Legislation allowing village public safety officers to carry firearms unanimously passed the Senate Wednesday.

HB199 gives the non-profit associations that hire village public safety officers the choice to arm them.

"The VPSOs will receive absolutely identical firearms training as Alaska State Troopers and municipal police officers receive," said Sen. Donald Olson (D-Golovin).

On March 19, 2013 Officer Thomas Madole was shot and killed in the line of duty in the village of Manokotak. Madole, who was unarmed, was responding to a domestic dispute. He became only the second VPSO killed in the line of duty since 1986.

Both of those deaths occurred in Rep. Bryce Edgmon's legislative district. Rep. Edgmon (D-Dillingham) introduced the measure shortly after Madole's murder last year.

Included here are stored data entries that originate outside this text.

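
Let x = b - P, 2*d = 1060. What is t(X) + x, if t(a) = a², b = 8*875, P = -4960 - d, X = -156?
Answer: 36826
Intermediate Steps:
d = 530 (d = (½)*1060 = 530)
P = -5490 (P = -4960 - 1*530 = -4960 - 530 = -5490)
b = 7000
x = 12490 (x = 7000 - 1*(-5490) = 7000 + 5490 = 12490)
t(X) + x = (-156)² + 12490 = 24336 + 12490 = 36826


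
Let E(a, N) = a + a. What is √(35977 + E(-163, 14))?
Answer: √35651 ≈ 188.81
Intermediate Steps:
E(a, N) = 2*a
√(35977 + E(-163, 14)) = √(35977 + 2*(-163)) = √(35977 - 326) = √35651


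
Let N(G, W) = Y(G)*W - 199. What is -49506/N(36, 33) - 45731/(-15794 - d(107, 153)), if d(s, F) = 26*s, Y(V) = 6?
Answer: 919669187/18576 ≈ 49508.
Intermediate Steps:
N(G, W) = -199 + 6*W (N(G, W) = 6*W - 199 = -199 + 6*W)
-49506/N(36, 33) - 45731/(-15794 - d(107, 153)) = -49506/(-199 + 6*33) - 45731/(-15794 - 26*107) = -49506/(-199 + 198) - 45731/(-15794 - 1*2782) = -49506/(-1) - 45731/(-15794 - 2782) = -49506*(-1) - 45731/(-18576) = 49506 - 45731*(-1/18576) = 49506 + 45731/18576 = 919669187/18576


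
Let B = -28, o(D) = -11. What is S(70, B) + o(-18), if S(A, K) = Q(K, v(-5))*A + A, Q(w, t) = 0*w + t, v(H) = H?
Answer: -291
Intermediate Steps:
Q(w, t) = t (Q(w, t) = 0 + t = t)
S(A, K) = -4*A (S(A, K) = -5*A + A = -4*A)
S(70, B) + o(-18) = -4*70 - 11 = -280 - 11 = -291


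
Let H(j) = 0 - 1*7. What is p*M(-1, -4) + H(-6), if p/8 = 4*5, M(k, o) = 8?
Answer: 1273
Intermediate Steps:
H(j) = -7 (H(j) = 0 - 7 = -7)
p = 160 (p = 8*(4*5) = 8*20 = 160)
p*M(-1, -4) + H(-6) = 160*8 - 7 = 1280 - 7 = 1273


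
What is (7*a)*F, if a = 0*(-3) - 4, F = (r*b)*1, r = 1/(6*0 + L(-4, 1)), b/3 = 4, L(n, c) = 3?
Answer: -112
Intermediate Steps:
b = 12 (b = 3*4 = 12)
r = ⅓ (r = 1/(6*0 + 3) = 1/(0 + 3) = 1/3 = ⅓ ≈ 0.33333)
F = 4 (F = ((⅓)*12)*1 = 4*1 = 4)
a = -4 (a = 0 - 4 = -4)
(7*a)*F = (7*(-4))*4 = -28*4 = -112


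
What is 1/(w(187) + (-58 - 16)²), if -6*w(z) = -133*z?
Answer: 6/57727 ≈ 0.00010394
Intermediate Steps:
w(z) = 133*z/6 (w(z) = -(-133)*z/6 = 133*z/6)
1/(w(187) + (-58 - 16)²) = 1/((133/6)*187 + (-58 - 16)²) = 1/(24871/6 + (-74)²) = 1/(24871/6 + 5476) = 1/(57727/6) = 6/57727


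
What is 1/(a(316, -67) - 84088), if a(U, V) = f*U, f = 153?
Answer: -1/35740 ≈ -2.7980e-5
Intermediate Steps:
a(U, V) = 153*U
1/(a(316, -67) - 84088) = 1/(153*316 - 84088) = 1/(48348 - 84088) = 1/(-35740) = -1/35740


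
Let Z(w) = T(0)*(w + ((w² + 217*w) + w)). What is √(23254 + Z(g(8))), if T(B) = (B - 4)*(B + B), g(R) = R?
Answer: √23254 ≈ 152.49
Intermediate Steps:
T(B) = 2*B*(-4 + B) (T(B) = (-4 + B)*(2*B) = 2*B*(-4 + B))
Z(w) = 0 (Z(w) = (2*0*(-4 + 0))*(w + ((w² + 217*w) + w)) = (2*0*(-4))*(w + (w² + 218*w)) = 0*(w² + 219*w) = 0)
√(23254 + Z(g(8))) = √(23254 + 0) = √23254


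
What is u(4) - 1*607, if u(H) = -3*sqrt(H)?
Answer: -613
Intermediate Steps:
u(4) - 1*607 = -3*sqrt(4) - 1*607 = -3*2 - 607 = -6 - 607 = -613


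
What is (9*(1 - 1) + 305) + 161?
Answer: 466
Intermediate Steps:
(9*(1 - 1) + 305) + 161 = (9*0 + 305) + 161 = (0 + 305) + 161 = 305 + 161 = 466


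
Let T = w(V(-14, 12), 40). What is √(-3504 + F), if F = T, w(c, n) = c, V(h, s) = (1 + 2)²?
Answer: I*√3495 ≈ 59.119*I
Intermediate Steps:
V(h, s) = 9 (V(h, s) = 3² = 9)
T = 9
F = 9
√(-3504 + F) = √(-3504 + 9) = √(-3495) = I*√3495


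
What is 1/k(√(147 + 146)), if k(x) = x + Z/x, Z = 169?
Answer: √293/462 ≈ 0.037050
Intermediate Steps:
k(x) = x + 169/x
1/k(√(147 + 146)) = 1/(√(147 + 146) + 169/(√(147 + 146))) = 1/(√293 + 169/(√293)) = 1/(√293 + 169*(√293/293)) = 1/(√293 + 169*√293/293) = 1/(462*√293/293) = √293/462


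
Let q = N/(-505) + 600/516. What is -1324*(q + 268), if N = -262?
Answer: -7753524064/21715 ≈ -3.5706e+5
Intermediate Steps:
q = 36516/21715 (q = -262/(-505) + 600/516 = -262*(-1/505) + 600*(1/516) = 262/505 + 50/43 = 36516/21715 ≈ 1.6816)
-1324*(q + 268) = -1324*(36516/21715 + 268) = -1324*5856136/21715 = -7753524064/21715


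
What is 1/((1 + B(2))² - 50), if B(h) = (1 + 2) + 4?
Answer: 1/14 ≈ 0.071429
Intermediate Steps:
B(h) = 7 (B(h) = 3 + 4 = 7)
1/((1 + B(2))² - 50) = 1/((1 + 7)² - 50) = 1/(8² - 50) = 1/(64 - 50) = 1/14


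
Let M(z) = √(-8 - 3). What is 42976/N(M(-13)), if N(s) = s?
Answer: -42976*I*√11/11 ≈ -12958.0*I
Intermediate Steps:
M(z) = I*√11 (M(z) = √(-11) = I*√11)
42976/N(M(-13)) = 42976/((I*√11)) = 42976*(-I*√11/11) = -42976*I*√11/11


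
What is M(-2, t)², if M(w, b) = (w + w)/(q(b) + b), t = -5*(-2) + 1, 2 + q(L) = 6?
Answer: 16/225 ≈ 0.071111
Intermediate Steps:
q(L) = 4 (q(L) = -2 + 6 = 4)
t = 11 (t = 10 + 1 = 11)
M(w, b) = 2*w/(4 + b) (M(w, b) = (w + w)/(4 + b) = (2*w)/(4 + b) = 2*w/(4 + b))
M(-2, t)² = (2*(-2)/(4 + 11))² = (2*(-2)/15)² = (2*(-2)*(1/15))² = (-4/15)² = 16/225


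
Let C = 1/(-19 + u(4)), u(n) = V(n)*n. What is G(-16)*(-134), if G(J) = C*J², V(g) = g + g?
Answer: -34304/13 ≈ -2638.8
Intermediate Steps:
V(g) = 2*g
u(n) = 2*n² (u(n) = (2*n)*n = 2*n²)
C = 1/13 (C = 1/(-19 + 2*4²) = 1/(-19 + 2*16) = 1/(-19 + 32) = 1/13 ≈ 0.076923)
G(J) = J²/13
G(-16)*(-134) = ((1/13)*(-16)²)*(-134) = ((1/13)*256)*(-134) = (256/13)*(-134) = -34304/13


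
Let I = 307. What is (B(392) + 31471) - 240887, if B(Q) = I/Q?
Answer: -82090765/392 ≈ -2.0942e+5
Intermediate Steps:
B(Q) = 307/Q
(B(392) + 31471) - 240887 = (307/392 + 31471) - 240887 = 12336939/392 - 240887 = -82090765/392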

The bill passed the house unanimously March 10.

Any VPSO who wants to go through the firearms training program will have to undergo a background check and psychological screening.

"It also has de-escalation training, techniques to diffuse situations, so that the use of firearms is avoided," Olson added.

The legislation becomes effective 90 days after Governor Parnell signs it into law. However, a spokesman for Rep. Edgmon's office says the Department of Public safety already drafted regulations allowing properly trained VPSOs to carry guns while on duty.